1

I'm using Puppeteer to check for dead links on a site. These links will have a h1 with "Page not found" as the content. My understanding is that page.evaluate gives access to the DOM, but when I try to use it here I get undefined. I've tried a few different ways of accessing this data (.$, .$eval) but so far nothing has worked.

When I enter document.querySelector('h1', el => el.textContent) in my dev tools it works correctly. I'm also setting the userAgent, so I'm fairly sure the site doesn't think I'm a bot.

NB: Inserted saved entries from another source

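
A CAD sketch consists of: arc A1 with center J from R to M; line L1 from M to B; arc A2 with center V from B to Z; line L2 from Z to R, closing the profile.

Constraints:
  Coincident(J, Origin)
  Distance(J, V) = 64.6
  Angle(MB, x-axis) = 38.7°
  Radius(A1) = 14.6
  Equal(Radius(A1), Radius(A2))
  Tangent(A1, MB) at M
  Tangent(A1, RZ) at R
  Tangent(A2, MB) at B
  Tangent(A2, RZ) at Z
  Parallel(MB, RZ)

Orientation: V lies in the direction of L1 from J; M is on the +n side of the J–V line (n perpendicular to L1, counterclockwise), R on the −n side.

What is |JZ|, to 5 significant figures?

66.229

The slot axis is L1's direction at 38.7°, so u = (cos 38.7°, sin 38.7°) = (0.78043, 0.62524) and n = (−sin 38.7°, cos 38.7°) = (-0.62524, 0.78043). J is at the origin and V lies 64.6 along u from J, so V = 64.6·u = (50.416, 40.391). Tangency of A1 to both parallel lines with radius 14.6 puts M and R at J ± 14.6·n: M = (-9.1285, 11.394), R = (9.1285, -11.394). Equal radii place B and Z the same way about V: B = V + 14.6·n = (41.287, 51.785), Z = V − 14.6·n = (59.544, 28.996). Then |JZ| = |Z − J| = 66.229.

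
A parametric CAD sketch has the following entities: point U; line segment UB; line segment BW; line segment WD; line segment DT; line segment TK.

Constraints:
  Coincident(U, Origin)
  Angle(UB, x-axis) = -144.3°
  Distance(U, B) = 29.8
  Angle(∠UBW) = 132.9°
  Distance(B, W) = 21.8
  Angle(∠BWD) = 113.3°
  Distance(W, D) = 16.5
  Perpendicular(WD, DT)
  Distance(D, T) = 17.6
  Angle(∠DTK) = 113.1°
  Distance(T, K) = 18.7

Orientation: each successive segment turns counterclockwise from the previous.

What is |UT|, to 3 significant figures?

32.4

∠BWD = 113.3° gives WD at -30.5° from the x-axis; with |WD| = 16.5, D = (-12.7, -47.4). WD is perpendicular to DT, so DT runs at 59.5°; with |DT| = 17.6, T = (-3.78, -32.2). Then |UT| = |T − U| = 32.4.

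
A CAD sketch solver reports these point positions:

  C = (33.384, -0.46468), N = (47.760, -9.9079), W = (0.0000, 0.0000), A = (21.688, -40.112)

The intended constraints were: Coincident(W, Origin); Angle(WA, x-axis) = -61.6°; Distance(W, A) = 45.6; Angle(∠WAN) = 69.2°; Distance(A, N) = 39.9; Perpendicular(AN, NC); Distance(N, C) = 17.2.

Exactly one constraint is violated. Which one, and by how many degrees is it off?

Perpendicular(AN, NC) — off by 7.50°.

W = (0.00, 0.00) ✓; WA at -61.60° ✓; |WA| = 45.60 ✓; ∠WAN = 69.20° ✓; |AN| = 39.90 ✓; ∠(AN, NC) = 97.50° ✗; |NC| = 17.20 ✓.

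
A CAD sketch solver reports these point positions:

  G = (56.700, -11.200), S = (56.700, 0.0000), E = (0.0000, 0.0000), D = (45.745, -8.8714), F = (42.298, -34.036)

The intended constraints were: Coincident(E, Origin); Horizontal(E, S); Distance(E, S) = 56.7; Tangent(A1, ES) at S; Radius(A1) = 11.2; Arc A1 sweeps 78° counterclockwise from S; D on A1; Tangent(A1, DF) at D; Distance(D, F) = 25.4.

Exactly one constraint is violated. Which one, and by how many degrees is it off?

Tangent(A1, DF) at D — off by 4.20°.

E = (0.00, 0.00) ✓; E.y = 0.00, S.y = 0.00 ✓; |ES| = 56.70 ✓; ∠(GS, SE) = 90.00° ✓; |GS| = 11.20 ✓; bearing(G→D) − bearing(G→S) = 78.00° ✓; |GD| = 11.20 ✓; ∠(GD, DF) = 85.80° ✗; |DF| = 25.40 ✓.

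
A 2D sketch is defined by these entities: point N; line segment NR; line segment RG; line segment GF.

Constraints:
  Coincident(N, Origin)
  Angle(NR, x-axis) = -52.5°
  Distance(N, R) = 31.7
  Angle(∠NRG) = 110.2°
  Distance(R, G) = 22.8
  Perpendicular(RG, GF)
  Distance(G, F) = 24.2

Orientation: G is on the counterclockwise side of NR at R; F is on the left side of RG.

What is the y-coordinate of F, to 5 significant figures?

4.7361

N is at the origin; NR runs at -52.5° with length 31.7, so R = 31.7·(cos -52.5°, sin -52.5°) = (19.298, -25.149). ∠NRG = 110.2°, so RG runs at -52.5° + (180° − 110.2°) = 17.300° from the x-axis; with |RG| = 22.8, G = R + 22.8·(cos 17.300°, sin 17.300°) = (41.066, -18.369). The perpendicularity gives GF at right angles to RG; with |GF| = 24.2 on the left of RG, F = G + 24.2·(-0.29737, 0.95476) = (33.870, 4.7361). So F.y = 4.7361.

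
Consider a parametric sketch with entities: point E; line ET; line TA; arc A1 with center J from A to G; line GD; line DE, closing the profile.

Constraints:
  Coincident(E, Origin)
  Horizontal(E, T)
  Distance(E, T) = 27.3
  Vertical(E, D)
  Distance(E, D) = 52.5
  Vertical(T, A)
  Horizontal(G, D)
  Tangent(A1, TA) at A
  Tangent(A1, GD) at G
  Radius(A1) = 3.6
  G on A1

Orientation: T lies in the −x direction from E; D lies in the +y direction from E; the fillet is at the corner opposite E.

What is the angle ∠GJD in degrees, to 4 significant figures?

81.36°

E is at the origin; E and T share the same y with |ET| = 27.3 and T on the −x side, so T = (-27.30, 0.000). E and D share the same x with |ED| = 52.5 and D on the +y side, so D = (0.000, 52.50). The virtual corner opposite E is at (-27.30, 52.50). A1 meets TA tangentially, so JA is at right angles to TA and the tangent condition forces JG to be normal to GD, with radius 3.6, so the center J sits 3.6 in from both sides at J = (-23.70, 48.90). That places the tangent points at A = (-27.30, 48.90) on TA and G = (-23.70, 52.50) on GD. Then cos ∠GJD = JG·JD / (|JG||JD|), giving 81.36°.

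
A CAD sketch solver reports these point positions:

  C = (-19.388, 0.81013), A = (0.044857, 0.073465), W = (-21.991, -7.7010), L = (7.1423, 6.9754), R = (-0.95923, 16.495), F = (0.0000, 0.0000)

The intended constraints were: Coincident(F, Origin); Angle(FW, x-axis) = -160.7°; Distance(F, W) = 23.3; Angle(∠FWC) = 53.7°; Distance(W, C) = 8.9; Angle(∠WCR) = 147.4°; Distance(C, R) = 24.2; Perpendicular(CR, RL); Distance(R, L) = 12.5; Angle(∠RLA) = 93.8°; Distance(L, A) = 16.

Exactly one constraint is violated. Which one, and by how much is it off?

Distance(L, A) = 16 — off by 6.10.

F = (0.00, 0.00) ✓; FW at -160.7° ✓; |FW| = 23.30 ✓; ∠FWC = 53.69° ✓; |WC| = 8.900 ✓; ∠WCR = 147.4° ✓; |CR| = 24.20 ✓; ∠(CR, RL) = 90.00° ✓; |RL| = 12.50 ✓; ∠RLA = 93.80° ✓; |LA| = 9.900 ✗.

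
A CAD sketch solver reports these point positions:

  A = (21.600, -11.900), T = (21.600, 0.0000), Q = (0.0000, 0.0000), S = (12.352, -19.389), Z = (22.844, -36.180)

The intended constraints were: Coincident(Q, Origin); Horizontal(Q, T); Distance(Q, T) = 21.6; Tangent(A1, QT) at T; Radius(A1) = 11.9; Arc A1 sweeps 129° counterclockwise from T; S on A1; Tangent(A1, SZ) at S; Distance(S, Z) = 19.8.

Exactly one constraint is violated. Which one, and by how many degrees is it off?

Tangent(A1, SZ) at S — off by 7.00°.

Q = (0.00, 0.00) ✓; Q.y = 0.00, T.y = 0.00 ✓; |QT| = 21.60 ✓; ∠(AT, TQ) = 90.00° ✓; |AT| = 11.90 ✓; bearing(A→S) − bearing(A→T) = 129.0° ✓; |AS| = 11.90 ✓; ∠(AS, SZ) = 97.00° ✗; |SZ| = 19.80 ✓.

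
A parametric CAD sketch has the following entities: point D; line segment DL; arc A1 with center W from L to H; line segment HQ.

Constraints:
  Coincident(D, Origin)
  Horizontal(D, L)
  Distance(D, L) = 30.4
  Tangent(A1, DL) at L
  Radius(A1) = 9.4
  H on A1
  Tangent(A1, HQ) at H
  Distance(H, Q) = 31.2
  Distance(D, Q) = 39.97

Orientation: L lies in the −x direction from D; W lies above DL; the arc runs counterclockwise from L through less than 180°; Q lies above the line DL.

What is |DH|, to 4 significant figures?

22.44

D is at the origin; DL is horizontal with |DL| = 30.4 and L on the −x side, so L = (-30.40, 0.000). The tangent condition forces WL to be normal to DL, so W = L + (0, 9.4) = (-30.40, 9.400). Since WH ⟂ HQ (tangency), |WQ| = √(9.4² + 31.2²) = 32.59 regardless of where H sits on A1. So Q lies on both circle(D, 39.97) and circle(W, 32.59); the above-DL intersection is Q = (-13.88, 37.48). H is the foot of the tangent from Q: H = (-21.27, 7.173).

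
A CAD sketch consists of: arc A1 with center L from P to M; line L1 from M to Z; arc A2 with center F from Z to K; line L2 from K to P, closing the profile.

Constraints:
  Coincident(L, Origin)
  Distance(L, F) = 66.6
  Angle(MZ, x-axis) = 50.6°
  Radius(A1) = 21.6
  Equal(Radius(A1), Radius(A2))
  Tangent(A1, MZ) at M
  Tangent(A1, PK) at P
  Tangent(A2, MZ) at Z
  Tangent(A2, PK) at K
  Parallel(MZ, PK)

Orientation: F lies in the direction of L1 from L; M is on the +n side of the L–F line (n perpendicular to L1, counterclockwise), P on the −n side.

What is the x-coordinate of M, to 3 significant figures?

-16.7

The slot axis is L1's direction at 50.6°, so u = (cos 50.6°, sin 50.6°) = (0.635, 0.773) and n = (−sin 50.6°, cos 50.6°) = (-0.773, 0.635). L is at the origin and F lies 66.6 along u from L, so F = 66.6·u = (42.3, 51.5). Tangency of A1 to both parallel lines with radius 21.6 puts M and P at L ± 21.6·n: M = (-16.7, 13.7), P = (16.7, -13.7). So M.x = -16.7.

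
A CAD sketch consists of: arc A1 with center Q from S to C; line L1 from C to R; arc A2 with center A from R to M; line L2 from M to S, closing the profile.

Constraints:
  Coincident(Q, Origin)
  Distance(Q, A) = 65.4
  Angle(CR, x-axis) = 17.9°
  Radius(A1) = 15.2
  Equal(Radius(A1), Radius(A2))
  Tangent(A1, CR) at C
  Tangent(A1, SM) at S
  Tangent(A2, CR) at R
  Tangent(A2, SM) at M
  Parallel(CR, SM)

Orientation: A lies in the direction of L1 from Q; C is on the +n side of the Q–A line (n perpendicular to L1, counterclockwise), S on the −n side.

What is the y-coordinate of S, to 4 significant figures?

-14.46

Q is at the origin and A lies 65.4 along u from Q, so A = 65.4·u = (62.23, 20.10). Tangency of A1 to both parallel lines with radius 15.2 puts C and S at Q ± 15.2·n: C = (-4.672, 14.46), S = (4.672, -14.46). So S.y = -14.46.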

const puppeteer = require('puppeteer'); 

const prepareForTests = async(page) => {
    const userAgent = 'Mozilla/5.0 (X11; Linux x86_64)' +
    'AppleWebKit/537.36 (KHTML, like Gecko) Chrome/64.0.3282.39 Safari/537.36';
  await page.setUserAgent(userAgent);
}

(async() => {
    const browser = await puppeteer.launch();
    const page = await browser.newPage();
    await prepareForTests(page);

    const link = await page.goto("https://www.example.com");

    console.log(await page.evaluate(() => {
        document.querySelector('h1', el => el.textContent);
    }));

    await browser.close();
    process.exit();
})();

lightfoot34
  • 89
  • 1
  • 8

1 Answers1

1

It seems this fragment is the issue:

console.log(await page.evaluate(() => {
  document.querySelector('h1', el => el.textContent);
}));
  1. The function does not return the value.
  2. document.querySelector() accepts only 1 argument, so the second function is ignored.

Try this:

console.log(await page.evaluate(() => {
  return document.querySelector('h1').textContent;
}));
vsemozhebuty
  • 12,992
  • 1
  • 26
  • 26